Bevor sie mit ihren Baggern und Kränen angerollt sind, stand in der Darnautgasse 10, im zwölften Wiener Bezirk, 61 Jahre lang ein Gemeindebau. Klassische Nachkriegsarchitektur, groß, grau, wenig Charme.

Die klobigen Häuser bezeugen die Bemühungen der Stadtregierung, nach dem Zweiten Weltkrieg in kurzer Zeit viel leistbaren Wohnraum aus dem Boden zu stampfen.

Eine halbe Million Menschen, ein Viertel der gesamten Wiener Stadtbevölkerung, lebt in den Gemeindebauten. Viele verbringen ihr ganzes Leben in einer der geförderten Wohnungen. In der Darnautgasse 10 gab es 88 Wohneinheiten, verteilt auf fünf Stiegen.

Nun umgreifen die Klauen eines Baggers eine Wand mit rosafarbener Tapete. Die Greifer schließen sich, Ziegel zerbröseln, die rosa Wand fällt zusammen.

Der Haufen Geröll, der am Ende übrig bleibt, hätte vor einigen Jahren noch als Abfall gegolten. Mittlerweile sehen Architekten, Rohstoffexperten und Stadtplaner in ihm einen Schatz, aus dem sich neue Häuser bauen lassen – und aus dem künftig immer mehr Häuser entstehen müssen, denn die Rohstoffvorräte der Erde sind begrenzt. Der Report „Global Construction 2025“ schätzt, dass sich die weltweiten Ausgaben für Bauprojekte in den nächsten zehn Jahren um 70 Prozent erhöhen werden – und dann gigantische 15 Trillionen Dollar betragen sollen.
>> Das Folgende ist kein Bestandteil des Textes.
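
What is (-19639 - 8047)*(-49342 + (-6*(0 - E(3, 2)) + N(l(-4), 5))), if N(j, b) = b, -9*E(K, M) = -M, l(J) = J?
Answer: 4097721802/3 ≈ 1.3659e+9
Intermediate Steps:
E(K, M) = M/9 (E(K, M) = -(-1)*M/9 = M/9)
(-19639 - 8047)*(-49342 + (-6*(0 - E(3, 2)) + N(l(-4), 5))) = (-19639 - 8047)*(-49342 + (-6*(0 - 2/9) + 5)) = -27686*(-49342 + (-6*(0 - 1*2/9) + 5)) = -27686*(-49342 + (-6*(0 - 2/9) + 5)) = -27686*(-49342 + (-6*(-2/9) + 5)) = -27686*(-49342 + (4/3 + 5)) = -27686*(-49342 + 19/3) = -27686*(-148007/3) = 4097721802/3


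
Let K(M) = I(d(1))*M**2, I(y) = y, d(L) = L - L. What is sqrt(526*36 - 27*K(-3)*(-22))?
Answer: 6*sqrt(526) ≈ 137.61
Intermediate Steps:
d(L) = 0
K(M) = 0 (K(M) = 0*M**2 = 0)
sqrt(526*36 - 27*K(-3)*(-22)) = sqrt(526*36 - 27*0*(-22)) = sqrt(18936 + 0*(-22)) = sqrt(18936 + 0) = sqrt(18936) = 6*sqrt(526)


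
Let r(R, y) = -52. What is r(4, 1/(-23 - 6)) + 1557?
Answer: 1505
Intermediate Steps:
r(4, 1/(-23 - 6)) + 1557 = -52 + 1557 = 1505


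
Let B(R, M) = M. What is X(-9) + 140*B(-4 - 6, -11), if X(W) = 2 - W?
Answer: -1529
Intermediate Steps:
X(-9) + 140*B(-4 - 6, -11) = (2 - 1*(-9)) + 140*(-11) = (2 + 9) - 1540 = 11 - 1540 = -1529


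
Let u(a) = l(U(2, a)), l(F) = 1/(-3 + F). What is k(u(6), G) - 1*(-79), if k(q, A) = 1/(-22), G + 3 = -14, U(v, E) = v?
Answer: 1737/22 ≈ 78.955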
Die Idee, alte Baustoffe wieder zu nutzen, ist unter Experten als Urban Mining schon seit einigen Jahren bekannt. Doch lässt sie sich wirklich umsetzen?

Eine Spurensuche in Wien.

Stadtplan für RohstoffeIn der Darnautgasse steht Fritz Kleemann in einigem Abstand auf dem Gehsteig und sieht dem Bagger bei der Arbeit zu. Kurz vorher hat der 31-Jährige mit dem blonden Schopf noch Maßband und Hammer durch die Räume getragen. Akribisch hat er die Einzelteile des Hauses vermessen.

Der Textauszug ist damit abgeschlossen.